At this point I want to apologize to Black Breastfeeding Week organizers, as this is not the Joyous Post idealized in this year’s awesome #BlackBFJoy theme. I’ll make it up to you tomorrow with a simply gorgeous breastfeeding photo story.
Today’s post was instead to explain, to educate, and to confirm the necessity of this week’s outreach. I sincerely hope you readers will pass along this knowledge to your own communities.
The idea is that when confronted with all of these factors, you can start to see a bigger picture. You can start to see how one person’s role can sadly cause a chain reaction of negative damage, yet also how one point of outreach could truly help a family, and therefore a child, a baby.
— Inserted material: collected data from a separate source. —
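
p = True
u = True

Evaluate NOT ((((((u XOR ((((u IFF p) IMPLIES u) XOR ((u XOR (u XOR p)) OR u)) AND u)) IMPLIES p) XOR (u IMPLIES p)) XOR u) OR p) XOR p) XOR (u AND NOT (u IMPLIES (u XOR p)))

u IFF p = True IFF True = True
(u IFF p) IMPLIES u = True IMPLIES True = True
u XOR p = True XOR True = False
u XOR (u XOR p) = True XOR False = True
(u XOR (u XOR p)) OR u = True OR True = True
((u IFF p) IMPLIES u) XOR ((u XOR (u XOR p)) OR u) = True XOR True = False
(((u IFF p) IMPLIES u) XOR ((u XOR (u XOR p)) OR u)) AND u = False AND True = False
u XOR ((((u IFF p) IMPLIES u) XOR ((u XOR (u XOR p)) OR u)) AND u) = True XOR False = True
(u XOR ((((u IFF p) IMPLIES u) XOR ((u XOR (u XOR p)) OR u)) AND u)) IMPLIES p = True IMPLIES True = True
u IMPLIES p = True IMPLIES True = True
((u XOR ((((u IFF p) IMPLIES u) XOR ((u XOR (u XOR p)) OR u)) AND u)) IMPLIES p) XOR (u IMPLIES p) = True XOR True = False
(((u XOR ((((u IFF p) IMPLIES u) XOR ((u XOR (u XOR p)) OR u)) AND u)) IMPLIES p) XOR (u IMPLIES p)) XOR u = False XOR True = True
((((u XOR ((((u IFF p) IMPLIES u) XOR ((u XOR (u XOR p)) OR u)) AND u)) IMPLIES p) XOR (u IMPLIES p)) XOR u) OR p = True OR True = True
(((((u XOR ((((u IFF p) IMPLIES u) XOR ((u XOR (u XOR p)) OR u)) AND u)) IMPLIES p) XOR (u IMPLIES p)) XOR u) OR p) XOR p = True XOR True = False
NOT ((((((u XOR ((((u IFF p) IMPLIES u) XOR ((u XOR (u XOR p)) OR u)) AND u)) IMPLIES p) XOR (u IMPLIES p)) XOR u) OR p) XOR p) = NOT False = True
u XOR p = True XOR True = False
u IMPLIES (u XOR p) = True IMPLIES False = False
NOT (u IMPLIES (u XOR p)) = NOT False = True
u AND NOT (u IMPLIES (u XOR p)) = True AND True = True
NOT ((((((u XOR ((((u IFF p) IMPLIES u) XOR ((u XOR (u XOR p)) OR u)) AND u)) IMPLIES p) XOR (u IMPLIES p)) XOR u) OR p) XOR p) XOR (u AND NOT (u IMPLIES (u XOR p))) = True XOR True = False

False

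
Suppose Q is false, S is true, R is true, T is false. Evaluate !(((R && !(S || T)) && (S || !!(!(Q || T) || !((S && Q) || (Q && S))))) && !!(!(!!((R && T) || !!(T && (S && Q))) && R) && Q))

1

S || T = 1 || 0 = 1
!(S || T) = !1 = 0
R && !(S || T) = 1 && 0 = 0
Q || T = 0 || 0 = 0
!(Q || T) = !0 = 1
S && Q = 1 && 0 = 0
Q && S = 0 && 1 = 0
(S && Q) || (Q && S) = 0 || 0 = 0
!((S && Q) || (Q && S)) = !0 = 1
!(Q || T) || !((S && Q) || (Q && S)) = 1 || 1 = 1
!(!(Q || T) || !((S && Q) || (Q && S))) = !1 = 0
!!(!(Q || T) || !((S && Q) || (Q && S))) = !0 = 1
S || !!(!(Q || T) || !((S && Q) || (Q && S))) = 1 || 1 = 1
(R && !(S || T)) && (S || !!(!(Q || T) || !((S && Q) || (Q && S)))) = 0 && 1 = 0
R && T = 1 && 0 = 0
S && Q = 1 && 0 = 0
T && (S && Q) = 0 && 0 = 0
!(T && (S && Q)) = !0 = 1
!!(T && (S && Q)) = !1 = 0
(R && T) || !!(T && (S && Q)) = 0 || 0 = 0
!((R && T) || !!(T && (S && Q))) = !0 = 1
!!((R && T) || !!(T && (S && Q))) = !1 = 0
!!((R && T) || !!(T && (S && Q))) && R = 0 && 1 = 0
!(!!((R && T) || !!(T && (S && Q))) && R) = !0 = 1
!(!!((R && T) || !!(T && (S && Q))) && R) && Q = 1 && 0 = 0
!(!(!!((R && T) || !!(T && (S && Q))) && R) && Q) = !0 = 1
!!(!(!!((R && T) || !!(T && (S && Q))) && R) && Q) = !1 = 0
((R && !(S || T)) && (S || !!(!(Q || T) || !((S && Q) || (Q && S))))) && !!(!(!!((R && T) || !!(T && (S && Q))) && R) && Q) = 0 && 0 = 0
!(((R && !(S || T)) && (S || !!(!(Q || T) || !((S && Q) || (Q && S))))) && !!(!(!!((R && T) || !!(T && (S && Q))) && R) && Q)) = !0 = 1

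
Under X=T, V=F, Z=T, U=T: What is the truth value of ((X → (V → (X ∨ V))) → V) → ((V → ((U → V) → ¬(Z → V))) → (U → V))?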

So how CAN YOU be one of those points of outreach and support?
Happily, Black Breastfeeding Week.org has also compiled a helpful list of events throughout the week.
Here’s a list that’s local to Cincinnati and the surrounding areas. Visit the text link above to see what might be in your area if you’re not in Cincy, Dayton, Hamilton, or Indiana!
IN ORDER OF DATE + TIME:
Dayton, OH – Presented by The Color of MILK
Event includes face painting, refreshments, raffles, meet & greet doulas, midwives, and lactation consultants.
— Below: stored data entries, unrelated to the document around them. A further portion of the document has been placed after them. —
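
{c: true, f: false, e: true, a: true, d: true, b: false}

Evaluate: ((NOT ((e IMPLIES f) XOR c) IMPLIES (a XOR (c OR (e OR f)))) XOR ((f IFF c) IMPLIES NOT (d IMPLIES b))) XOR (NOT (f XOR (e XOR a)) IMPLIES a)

Substituting c=true, f=false, e=true, a=true, d=true, b=false:
e IMPLIES f = true IMPLIES false = false
(e IMPLIES f) XOR c = false XOR true = true
NOT ((e IMPLIES f) XOR c) = NOT true = false
e OR f = true OR false = true
c OR (e OR f) = true OR true = true
a XOR (c OR (e OR f)) = true XOR true = false
NOT ((e IMPLIES f) XOR c) IMPLIES (a XOR (c OR (e OR f))) = false IMPLIES false = true
f IFF c = false IFF true = false
d IMPLIES b = true IMPLIES false = false
NOT (d IMPLIES b) = NOT false = true
(f IFF c) IMPLIES NOT (d IMPLIES b) = false IMPLIES true = true
(NOT ((e IMPLIES f) XOR c) IMPLIES (a XOR (c OR (e OR f)))) XOR ((f IFF c) IMPLIES NOT (d IMPLIES b)) = true XOR true = false
e XOR a = true XOR true = false
f XOR (e XOR a) = false XOR false = false
NOT (f XOR (e XOR a)) = NOT false = true
NOT (f XOR (e XOR a)) IMPLIES a = true IMPLIES true = true
((NOT ((e IMPLIES f) XOR c) IMPLIES (a XOR (c OR (e OR f)))) XOR ((f IFF c) IMPLIES NOT (d IMPLIES b))) XOR (NOT (f XOR (e XOR a)) IMPLIES a) = false XOR true = true

true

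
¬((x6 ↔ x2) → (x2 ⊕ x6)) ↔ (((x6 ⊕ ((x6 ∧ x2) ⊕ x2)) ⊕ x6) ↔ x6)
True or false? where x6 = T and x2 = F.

T

Substituting x6=T, x2=F:
x6 ↔ x2 = T ↔ F = F
x2 ⊕ x6 = F ⊕ T = T
(x6 ↔ x2) → (x2 ⊕ x6) = F → T = T
¬((x6 ↔ x2) → (x2 ⊕ x6)) = ¬T = F
x6 ∧ x2 = T ∧ F = F
(x6 ∧ x2) ⊕ x2 = F ⊕ F = F
x6 ⊕ ((x6 ∧ x2) ⊕ x2) = T ⊕ F = T
(x6 ⊕ ((x6 ∧ x2) ⊕ x2)) ⊕ x6 = T ⊕ T = F
((x6 ⊕ ((x6 ∧ x2) ⊕ x2)) ⊕ x6) ↔ x6 = F ↔ T = F
¬((x6 ↔ x2) → (x2 ⊕ x6)) ↔ (((x6 ⊕ ((x6 ∧ x2) ⊕ x2)) ⊕ x6) ↔ x6) = F ↔ F = T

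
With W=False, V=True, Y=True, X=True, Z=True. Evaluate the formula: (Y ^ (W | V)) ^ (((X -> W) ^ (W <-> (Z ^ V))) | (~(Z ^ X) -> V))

True

W | V = False | True = True
Y ^ (W | V) = True ^ True = False
X -> W = True -> False = False
Z ^ V = True ^ True = False
W <-> (Z ^ V) = False <-> False = True
(X -> W) ^ (W <-> (Z ^ V)) = False ^ True = True
Z ^ X = True ^ True = False
~(Z ^ X) = ~False = True
~(Z ^ X) -> V = True -> True = True
((X -> W) ^ (W <-> (Z ^ V))) | (~(Z ^ X) -> V) = True | True = True
(Y ^ (W | V)) ^ (((X -> W) ^ (W <-> (Z ^ V))) | (~(Z ^ X) -> V)) = False ^ True = True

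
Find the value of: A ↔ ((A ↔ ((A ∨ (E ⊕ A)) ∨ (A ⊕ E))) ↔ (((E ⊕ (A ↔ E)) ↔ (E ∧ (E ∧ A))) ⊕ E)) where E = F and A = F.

T

E ⊕ A = F ⊕ F = F
A ∨ (E ⊕ A) = F ∨ F = F
A ⊕ E = F ⊕ F = F
(A ∨ (E ⊕ A)) ∨ (A ⊕ E) = F ∨ F = F
A ↔ ((A ∨ (E ⊕ A)) ∨ (A ⊕ E)) = F ↔ F = T
A ↔ E = F ↔ F = T
E ⊕ (A ↔ E) = F ⊕ T = T
E ∧ A = F ∧ F = F
E ∧ (E ∧ A) = F ∧ F = F
(E ⊕ (A ↔ E)) ↔ (E ∧ (E ∧ A)) = T ↔ F = F
((E ⊕ (A ↔ E)) ↔ (E ∧ (E ∧ A))) ⊕ E = F ⊕ F = F
(A ↔ ((A ∨ (E ⊕ A)) ∨ (A ⊕ E))) ↔ (((E ⊕ (A ↔ E)) ↔ (E ∧ (E ∧ A))) ⊕ E) = T ↔ F = F
A ↔ ((A ↔ ((A ∨ (E ⊕ A)) ∨ (A ⊕ E))) ↔ (((E ⊕ (A ↔ E)) ↔ (E ∧ (E ∧ A))) ⊕ E)) = F ↔ F = T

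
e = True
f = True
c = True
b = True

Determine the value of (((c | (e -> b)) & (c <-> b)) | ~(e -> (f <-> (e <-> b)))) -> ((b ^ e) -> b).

True

e -> b = True -> True = True
c | (e -> b) = True | True = True
c <-> b = True <-> True = True
(c | (e -> b)) & (c <-> b) = True & True = True
e <-> b = True <-> True = True
f <-> (e <-> b) = True <-> True = True
e -> (f <-> (e <-> b)) = True -> True = True
~(e -> (f <-> (e <-> b))) = ~True = False
((c | (e -> b)) & (c <-> b)) | ~(e -> (f <-> (e <-> b))) = True | False = True
b ^ e = True ^ True = False
(b ^ e) -> b = False -> True = True
(((c | (e -> b)) & (c <-> b)) | ~(e -> (f <-> (e <-> b)))) -> ((b ^ e) -> b) = True -> True = True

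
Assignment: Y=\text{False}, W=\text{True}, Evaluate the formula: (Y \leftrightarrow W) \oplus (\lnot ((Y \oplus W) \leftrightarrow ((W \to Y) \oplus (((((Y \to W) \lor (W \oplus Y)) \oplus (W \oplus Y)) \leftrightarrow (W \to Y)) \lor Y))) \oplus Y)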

Saturday, August 27th, 2:00-3:30PM
Location: Northwest Recreation Center, 1600 Princeton Dr, Dayton, OH 45406
Contact Denise Thomas, 937.212.5847, firstname.lastname@example.org
Cincinnati – Presented by TrinityOutreach
Lift Every Baby event, with free breast pumps, nursing bras, and milk storage supplies
Saturday, August 27th, 6:00PM
Location: Blue Rock Park, 3010 Blue Rock Road, Cincinnati, OH 45239
Contact Natashia Conner at 513.620.6455 with questions.
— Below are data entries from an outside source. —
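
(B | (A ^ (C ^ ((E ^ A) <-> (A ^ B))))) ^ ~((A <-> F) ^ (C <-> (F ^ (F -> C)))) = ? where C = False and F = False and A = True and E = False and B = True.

E ^ A = False ^ True = True
A ^ B = True ^ True = False
(E ^ A) <-> (A ^ B) = True <-> False = False
C ^ ((E ^ A) <-> (A ^ B)) = False ^ False = False
A ^ (C ^ ((E ^ A) <-> (A ^ B))) = True ^ False = True
B | (A ^ (C ^ ((E ^ A) <-> (A ^ B)))) = True | True = True
A <-> F = True <-> False = False
F -> C = False -> False = True
F ^ (F -> C) = False ^ True = True
C <-> (F ^ (F -> C)) = False <-> True = False
(A <-> F) ^ (C <-> (F ^ (F -> C))) = False ^ False = False
~((A <-> F) ^ (C <-> (F ^ (F -> C)))) = ~False = True
(B | (A ^ (C ^ ((E ^ A) <-> (A ^ B))))) ^ ~((A <-> F) ^ (C <-> (F ^ (F -> C)))) = True ^ True = False

False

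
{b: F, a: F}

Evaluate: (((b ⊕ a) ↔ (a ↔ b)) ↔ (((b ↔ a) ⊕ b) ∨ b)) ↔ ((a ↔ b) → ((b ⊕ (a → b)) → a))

T

b ⊕ a = F ⊕ F = F
a ↔ b = F ↔ F = T
(b ⊕ a) ↔ (a ↔ b) = F ↔ T = F
b ↔ a = F ↔ F = T
(b ↔ a) ⊕ b = T ⊕ F = T
((b ↔ a) ⊕ b) ∨ b = T ∨ F = T
((b ⊕ a) ↔ (a ↔ b)) ↔ (((b ↔ a) ⊕ b) ∨ b) = F ↔ T = F
a ↔ b = F ↔ F = T
a → b = F → F = T
b ⊕ (a → b) = F ⊕ T = T
(b ⊕ (a → b)) → a = T → F = F
(a ↔ b) → ((b ⊕ (a → b)) → a) = T → F = F
(((b ⊕ a) ↔ (a ↔ b)) ↔ (((b ↔ a) ⊕ b) ∨ b)) ↔ ((a ↔ b) → ((b ⊕ (a → b)) → a)) = F ↔ F = T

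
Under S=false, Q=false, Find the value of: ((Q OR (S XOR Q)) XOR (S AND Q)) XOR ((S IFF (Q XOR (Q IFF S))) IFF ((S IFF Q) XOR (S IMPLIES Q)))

Substituting S=false, Q=false:
S XOR Q = false XOR false = false
Q OR (S XOR Q) = false OR false = false
S AND Q = false AND false = false
(Q OR (S XOR Q)) XOR (S AND Q) = false XOR false = false
Q IFF S = false IFF false = true
Q XOR (Q IFF S) = false XOR true = true
S IFF (Q XOR (Q IFF S)) = false IFF true = false
S IFF Q = false IFF false = true
S IMPLIES Q = false IMPLIES false = true
(S IFF Q) XOR (S IMPLIES Q) = true XOR true = false
(S IFF (Q XOR (Q IFF S))) IFF ((S IFF Q) XOR (S IMPLIES Q)) = false IFF false = true
((Q OR (S XOR Q)) XOR (S AND Q)) XOR ((S IFF (Q XOR (Q IFF S))) IFF ((S IFF Q) XOR (S IMPLIES Q))) = false XOR true = true

true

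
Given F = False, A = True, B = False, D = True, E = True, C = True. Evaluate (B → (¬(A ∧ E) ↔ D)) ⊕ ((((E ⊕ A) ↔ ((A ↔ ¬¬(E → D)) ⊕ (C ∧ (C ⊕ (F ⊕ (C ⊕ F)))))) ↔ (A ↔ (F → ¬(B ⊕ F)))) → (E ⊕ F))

False

A ∧ E = True ∧ True = True
¬(A ∧ E) = ¬True = False
¬(A ∧ E) ↔ D = False ↔ True = False
B → (¬(A ∧ E) ↔ D) = False → False = True
E ⊕ A = True ⊕ True = False
E → D = True → True = True
¬(E → D) = ¬True = False
¬¬(E → D) = ¬False = True
A ↔ ¬¬(E → D) = True ↔ True = True
C ⊕ F = True ⊕ False = True
F ⊕ (C ⊕ F) = False ⊕ True = True
C ⊕ (F ⊕ (C ⊕ F)) = True ⊕ True = False
C ∧ (C ⊕ (F ⊕ (C ⊕ F))) = True ∧ False = False
(A ↔ ¬¬(E → D)) ⊕ (C ∧ (C ⊕ (F ⊕ (C ⊕ F)))) = True ⊕ False = True
(E ⊕ A) ↔ ((A ↔ ¬¬(E → D)) ⊕ (C ∧ (C ⊕ (F ⊕ (C ⊕ F))))) = False ↔ True = False
B ⊕ F = False ⊕ False = False
¬(B ⊕ F) = ¬False = True
F → ¬(B ⊕ F) = False → True = True
A ↔ (F → ¬(B ⊕ F)) = True ↔ True = True
((E ⊕ A) ↔ ((A ↔ ¬¬(E → D)) ⊕ (C ∧ (C ⊕ (F ⊕ (C ⊕ F)))))) ↔ (A ↔ (F → ¬(B ⊕ F))) = False ↔ True = False
E ⊕ F = True ⊕ False = True
(((E ⊕ A) ↔ ((A ↔ ¬¬(E → D)) ⊕ (C ∧ (C ⊕ (F ⊕ (C ⊕ F)))))) ↔ (A ↔ (F → ¬(B ⊕ F)))) → (E ⊕ F) = False → True = True
(B → (¬(A ∧ E) ↔ D)) ⊕ ((((E ⊕ A) ↔ ((A ↔ ¬¬(E → D)) ⊕ (C ∧ (C ⊕ (F ⊕ (C ⊕ F)))))) ↔ (A ↔ (F → ¬(B ⊕ F)))) → (E ⊕ F)) = True ⊕ True = False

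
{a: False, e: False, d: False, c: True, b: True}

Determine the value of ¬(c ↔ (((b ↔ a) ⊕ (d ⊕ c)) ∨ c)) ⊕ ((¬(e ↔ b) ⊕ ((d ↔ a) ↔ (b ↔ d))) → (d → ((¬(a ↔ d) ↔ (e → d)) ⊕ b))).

Substituting a=False, e=False, d=False, c=True, b=True:
b ↔ a = True ↔ False = False
d ⊕ c = False ⊕ True = True
(b ↔ a) ⊕ (d ⊕ c) = False ⊕ True = True
((b ↔ a) ⊕ (d ⊕ c)) ∨ c = True ∨ True = True
c ↔ (((b ↔ a) ⊕ (d ⊕ c)) ∨ c) = True ↔ True = True
¬(c ↔ (((b ↔ a) ⊕ (d ⊕ c)) ∨ c)) = ¬True = False
e ↔ b = False ↔ True = False
¬(e ↔ b) = ¬False = True
d ↔ a = False ↔ False = True
b ↔ d = True ↔ False = False
(d ↔ a) ↔ (b ↔ d) = True ↔ False = False
¬(e ↔ b) ⊕ ((d ↔ a) ↔ (b ↔ d)) = True ⊕ False = True
a ↔ d = False ↔ False = True
¬(a ↔ d) = ¬True = False
e → d = False → False = True
¬(a ↔ d) ↔ (e → d) = False ↔ True = False
(¬(a ↔ d) ↔ (e → d)) ⊕ b = False ⊕ True = True
d → ((¬(a ↔ d) ↔ (e → d)) ⊕ b) = False → True = True
(¬(e ↔ b) ⊕ ((d ↔ a) ↔ (b ↔ d))) → (d → ((¬(a ↔ d) ↔ (e → d)) ⊕ b)) = True → True = True
¬(c ↔ (((b ↔ a) ⊕ (d ⊕ c)) ∨ c)) ⊕ ((¬(e ↔ b) ⊕ ((d ↔ a) ↔ (b ↔ d))) → (d → ((¬(a ↔ d) ↔ (e → d)) ⊕ b))) = False ⊕ True = True

True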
Indiana – Presented by Indiana Black Breastfeeding Coalition
Family, Food, Fun! Splash park for little ones!
Sunday, August 28th, 4:00-7:30PM
Contact Ryan Karim, email@example.com for information
Hamilton, OH – Presented by Butler County Breastfeeding Group and OEI/BCPRIM
Event is a prenatal birthing / breastfeeding class, childcare for women attending, and mother-led breastfeeding support group, along with access to African-American CLCs and IBCLCs.
Monday, August 29th, 6:30PM
Location: YWCA in Hamilton, OH
Contact Tara Ramsey, 513.705.9040, ext. 2 for more, or via firstname.lastname@example.org
Cincinnati, OH – presented by B.R.E.A.S.T. Friends (Black Breastfeeding Research, Education, Awareness & Support Taskforce) and the University of Cincinnati Medical Center
Wednesday, August 31st, 3:00PM
Location: UCMC Main building garden
Contact email@example.com for more
Also, check out BOOBS (Breastfeeding Outreach for Our Beautiful Sisters), a local non-profit in Cincinnati.
Post your photos to any of my social media sites and tag @blackbreastfeedingweek #BBW16 #BlackBFJoy!
Help be a catalyst for change with every effort to better outcomes.